The South Bronx of New York City is a Third World situation within the U.S.A.
It is an area that evidences the physical effects of an earthquake, where none actually occurred. Buildings have been burned, abandoned, and vandalized.
Non-resident landlords’ greed and the insurance arsonists’ torches have combined to create, where just a generation ago there existed a prospering community, many poor and needy people.

Thirty percent of the eligible work force is unemployed. In 1976, one out of three people were on welfare. The infant mortality rate of 25/1000 is higher than that of Vietnam, Venezuela, and North Korea; the homicide rate is 0.49 per 1000 (compared to the New York City average of 0.19 per 1000). The average income is about 40% of the national average. In the South Bronx ambulance response time to an emergency 911 call is 45 minutes to an hour — if they come at all.
Bill Barto: When Jimmy Carter was elected President of the U.S. in 1976, one of his first domestic commitments was to rebuild the South Bronx.
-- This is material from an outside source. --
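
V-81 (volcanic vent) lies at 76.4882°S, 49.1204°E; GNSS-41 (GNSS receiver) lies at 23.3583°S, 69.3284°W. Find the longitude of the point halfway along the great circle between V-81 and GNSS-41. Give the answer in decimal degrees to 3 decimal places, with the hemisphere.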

He stood at 172nd and Charlotte Avenue and declared the neglected and ravaged area that stretched from the Bronx Zoo past Crotona Park settling somewhere just below 167th Street would be rebuilt by community development groups and sweat equity organizations. Plenty contacted one such group, The Peoples Development Corporation (PDC) soon after a PBS show, “The Bronx is Burning,” a story on the state of emergency medical service in New York City and the South Bronx in particular. Following the report, and discussions with PDC members, Plenty made the decision to send a medical ambulance team, a midwife, a construction crew, a ham radio operator, plus their families to establish a Plenty Center in the South Bronx, in an area where the PDC had established claim. The Plenty crew of 52 men, women, and children would move from the Tennessee Farm, in the summer of 1977. The main goal was to set up, operate, and administer a free ambulance service to the 600,000 residents of the South Bronx.